US
health care: It's officially a mess, institute says
By
Maggie Fox, NBC News (on msn.com 9/6/2012)
If
banking were like health care, it would take days to get money out of an ATM
because the records would be lost. If airlines were like health care, pilots
would decide on their own which safety checks to make, if any. If shopping were
like health care -- well, you get the picture.
It’s
a mess, the Institute of Medicine says in a report released on Thursday. The
U.S. health care system wasted $750 billion in 2009, about 30 percent of all
health spending, on unnecessary services, excessive administrative costs,
fraud, and other problems. As many as 75,000 people who died in 2005 would have
lived if they got the kind of care provided in the states with the best medical
systems, the Institute found.
The
report, issued just as candidates for Congress and for president make health
care reform a central part of the national debate, doesn’t pull any punches.

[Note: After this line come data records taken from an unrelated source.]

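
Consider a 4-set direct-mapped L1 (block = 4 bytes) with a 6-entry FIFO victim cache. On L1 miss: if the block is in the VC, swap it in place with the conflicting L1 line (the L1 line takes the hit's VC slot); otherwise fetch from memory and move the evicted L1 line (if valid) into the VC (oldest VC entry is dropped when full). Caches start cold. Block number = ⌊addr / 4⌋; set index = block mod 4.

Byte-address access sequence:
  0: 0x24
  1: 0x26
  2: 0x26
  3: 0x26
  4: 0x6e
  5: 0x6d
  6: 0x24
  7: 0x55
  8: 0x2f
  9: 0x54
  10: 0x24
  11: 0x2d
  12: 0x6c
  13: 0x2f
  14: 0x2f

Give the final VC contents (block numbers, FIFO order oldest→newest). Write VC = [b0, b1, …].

0: 0x24 (blk 9, set 1) → MISS  vc=[]
1: 0x26 (blk 9, set 1) → L1-HIT  vc=[]
2: 0x26 (blk 9, set 1) → L1-HIT  vc=[]
3: 0x26 (blk 9, set 1) → L1-HIT  vc=[]
4: 0x6e (blk 27, set 3) → MISS  vc=[]
5: 0x6d (blk 27, set 3) → L1-HIT  vc=[]
6: 0x24 (blk 9, set 1) → L1-HIT  vc=[]
7: 0x55 (blk 21, set 1) → MISS  vc=[9]
8: 0x2f (blk 11, set 3) → MISS  vc=[9, 27]
9: 0x54 (blk 21, set 1) → L1-HIT  vc=[9, 27]
10: 0x24 (blk 9, set 1) → VC-HIT  vc=[21, 27]
11: 0x2d (blk 11, set 3) → L1-HIT  vc=[21, 27]
12: 0x6c (blk 27, set 3) → VC-HIT  vc=[21, 11]
13: 0x2f (blk 11, set 3) → VC-HIT  vc=[21, 27]
14: 0x2f (blk 11, set 3) → L1-HIT  vc=[21, 27]

VC = [21, 27]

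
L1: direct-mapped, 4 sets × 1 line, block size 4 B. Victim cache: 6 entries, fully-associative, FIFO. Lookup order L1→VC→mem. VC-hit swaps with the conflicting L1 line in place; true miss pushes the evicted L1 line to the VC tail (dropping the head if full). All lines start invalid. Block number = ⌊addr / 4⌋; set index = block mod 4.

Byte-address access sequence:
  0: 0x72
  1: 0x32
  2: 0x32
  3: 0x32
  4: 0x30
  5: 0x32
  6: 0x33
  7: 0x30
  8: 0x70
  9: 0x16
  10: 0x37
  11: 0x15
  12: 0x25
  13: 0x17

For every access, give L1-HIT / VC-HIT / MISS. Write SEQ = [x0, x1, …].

SEQ = [MISS, MISS, L1-HIT, L1-HIT, L1-HIT, L1-HIT, L1-HIT, L1-HIT, VC-HIT, MISS, MISS, VC-HIT, MISS, VC-HIT]

#0 0x72→b28/s0 MISS; vc=[]
#1 0x32→b12/s0 MISS; vc=[28]
#2 0x32→b12/s0 L1-HIT; vc=[28]
#3 0x32→b12/s0 L1-HIT; vc=[28]
#4 0x30→b12/s0 L1-HIT; vc=[28]
#5 0x32→b12/s0 L1-HIT; vc=[28]
#6 0x33→b12/s0 L1-HIT; vc=[28]
#7 0x30→b12/s0 L1-HIT; vc=[28]
#8 0x70→b28/s0 VC-HIT; vc=[12]
#9 0x16→b5/s1 MISS; vc=[12]
#10 0x37→b13/s1 MISS; vc=[12,5]
#11 0x15→b5/s1 VC-HIT; vc=[12,13]
#12 0x25→b9/s1 MISS; vc=[12,13,5]
#13 0x17→b5/s1 VC-HIT; vc=[12,13,9]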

The panel of experts assembled by the Institute, an independent body that is
supposed to provide a non-partisan last word on important issues, leaves no
doubt that U.S. health care now is anything but the best in the world.
"The
threats to Americans' health and economic security are clear and compelling,
and it's time to get all hands on deck," says Mark Smith, president and
CEO of the California HealthCare Foundation in Oakland and chairman of the
panel.
"Our
health care system lags in its ability to adapt, affordably meet patients'
needs, and consistently achieve better outcomes."
But
there's hope. "We have the know-how and technology to make substantial
improvement on costs and quality. Our report offers the vision and road map to
create a learning health care system that will provide higher quality and greater
value," Smith says.
“What
I am seeing around the country is that people are absolutely committed to
reform,” says James Conway of the Harvard School of Public Health and the
Institute for Healthcare Improvement in Massachusetts, who served on the panel.
“Whether
you look at the Republican platform or the Democratic platform, you find in
pretty strong language the importance of developing a high quality health care
system.”
One
of the biggest problems is that health insurers, hospitals and health systems
don’t learn from their mistakes, the report says. Half of all health care
professionals still neglect to wash their hands properly before seeing
patients, even though it’s one of the main causes of infections that kill tens
of thousands of patients every year.
An
organized system that finds out what went wrong and where, and then provides
for the health system to correct those mistakes right away would save money and
lives. It’s possible in a computerized world, but it’s not happening on a
systematic basis. Hospitals that report every single infection and ruthlessly
track down where it came from have found they can cut infection rates to zero,
for instance.
Yet
just this week the Centers for Disease Control and Prevention reported that a
third of Americans have high blood pressure and only half of them have it under control. There are dozens of
drugs to treat it, not to mention diet and exercise methods. It took 13 years
for one of those drug types, the beta-blockers, to become the standard of care
even after they had been clearly demonstrated to work, the report says.
What’s
missing, the report says, is coordination. “What I see is people doing a little
bit of this and a little bit of that. Everyone has their little initiative. And
back at the ranch, the doctor, the individual provider, is drowning in the sea
of initiatives,” Conway says. “What is missing is a much more systemic and
collective response.”
The
report points to two main problems. “One is the increasingly unmanageable
complexity of the science of health care. During the past half-century, there
has been an explosion of biomedical and clinical knowledge, with even more
dazzling clinical capabilities just over the horizon,” the report says. But the
current system doesn’t help providers learn this material and it doesn’t give
them any incentive to apply it.
“Second
is the ever-escalating cost of care, which is widely
acknowledged to be wasteful and unsustainable. Unless ways are found to provide
more efficient, lower-cost health care, more and more Americans will lose
coverage of and access to care.”
Conway
praises the Massachusetts health care system, which he says is organized with
the patient in mind. The report also says government initiatives, such as the
Patient-Centered Outcomes Research Institute (PCORI) and the Center for
Medicare & Medicaid Services Innovation Center are good ways to test and
apply proven treatments and methods for paying for health care.
“Until
we organize the health care system around the people we are privileged to
serve, we aren’t going to figure it out,” Conway said. “I don’t think we have
done that before -- we haven’t organized it around the person with cancer. That
would be a remarkable change.”
Some
ways to get there? Let people see what various treatments cost up front.
Employers, who cover the health care costs of 55 percent of Americans, can
help, too, the report says. They can use their buying power to demand
high-quality, high-value health care, and get their employees involved in
wellness programs.
So
what would happen if shopping were like U.S. health care? "Product prices
would not be posted, and the price charged would vary widely within the same
store, depending on the source of payment,” the report says.